但她听到黛玉哼出的一记回应。
希望落空。
宝钗只能再叹道:“我应允你,日后无论如何,都时常陪着你,好不好?”
被窝底下的黛玉方略动了动,又闷闷地哼了两声,才低声道:“那你说了可要算数。”
“自然算数的。”宝钗方躺好了,重新盖上被子。
黛玉后来也不知如何朦胧睡去,醒来时天色初亮,宝钗正在窗边对镜理妆。
她这般看去,只看到宝钗的背影,以及镜中朦胧的容颜。
仅如此,已令黛玉看得眼睛微湿。
宝钗注意到有人在后方看着自己了,回过头来,对上她双眸,微微一笑。
“醒啦?”
黛玉才掀开被子要起床,她就快步上前,先把一旁厚些的衣服递过来,又要唤丫头将洗漱的热水捧来。天才一秒钟就记住:.
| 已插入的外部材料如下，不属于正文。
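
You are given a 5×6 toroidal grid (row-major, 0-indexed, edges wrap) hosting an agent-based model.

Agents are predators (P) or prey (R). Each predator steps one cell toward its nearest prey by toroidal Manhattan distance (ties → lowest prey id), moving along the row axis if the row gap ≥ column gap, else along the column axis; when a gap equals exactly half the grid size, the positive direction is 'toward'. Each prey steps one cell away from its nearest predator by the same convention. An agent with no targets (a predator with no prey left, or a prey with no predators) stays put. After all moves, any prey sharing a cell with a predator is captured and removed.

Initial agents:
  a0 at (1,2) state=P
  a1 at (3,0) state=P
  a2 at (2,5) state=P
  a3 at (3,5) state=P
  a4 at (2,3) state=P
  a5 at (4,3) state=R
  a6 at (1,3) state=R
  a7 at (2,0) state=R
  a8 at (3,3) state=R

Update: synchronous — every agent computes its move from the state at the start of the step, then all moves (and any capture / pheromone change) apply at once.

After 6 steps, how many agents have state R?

3

t=1: a0@(1,3):P a1@(2,0):P a2@(2,0):P a3@(2,5):P a4@(1,3):P a5@(0,3):R a6@(1,4):R a7@(1,0):R a8@(4,3):R
t=2: a0@(0,3):P a1@(1,0):P a2@(1,0):P a3@(1,5):P a4@(0,3):P a5@(4,3):R a7@(0,0):R a8@(3,3):R
t=3: a0@(4,3):P a1@(0,0):P a2@(0,0):P a3@(0,5):P a4@(4,3):P a5@(3,3):R a7@(4,0):R a8@(2,3):R
t=4: a0@(3,3):P a1@(4,0):P a2@(4,0):P a3@(4,5):P a4@(3,3):P a5@(2,3):R a7@(3,0):R a8@(1,3):R
t=5: a0@(2,3):P a1@(3,0):P a2@(3,0):P a3@(3,5):P a4@(2,3):P a5@(1,3):R a7@(2,0):R a8@(0,3):R
t=6: a0@(1,3):P a1@(2,0):P a2@(2,0):P a3@(2,5):P a4@(1,3):P a5@(0,3):R a7@(1,0):R a8@(4,3):R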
昨日本是薛家邀请,黛玉姐弟才来的。今日姐弟俩并没有在薛家久留,吃罢早饭,又略说了些闲话,崇玉就要和黛玉回家。
只是送着黛玉回了府中,崇玉一个转身,又出了门,留得黛玉站在西琼院外,看着他离去的背影,又想着今日宝钗说还要过两日才能来家里住,又觉得有些无趣了。
“颦儿?”陈晓笙缓步走来,携着她就往屋里走,边走边笑问“怎么只在这儿站着?今儿不用上学,你那些姐妹也不在,你不用理家中的事么?竟也有空过来的?”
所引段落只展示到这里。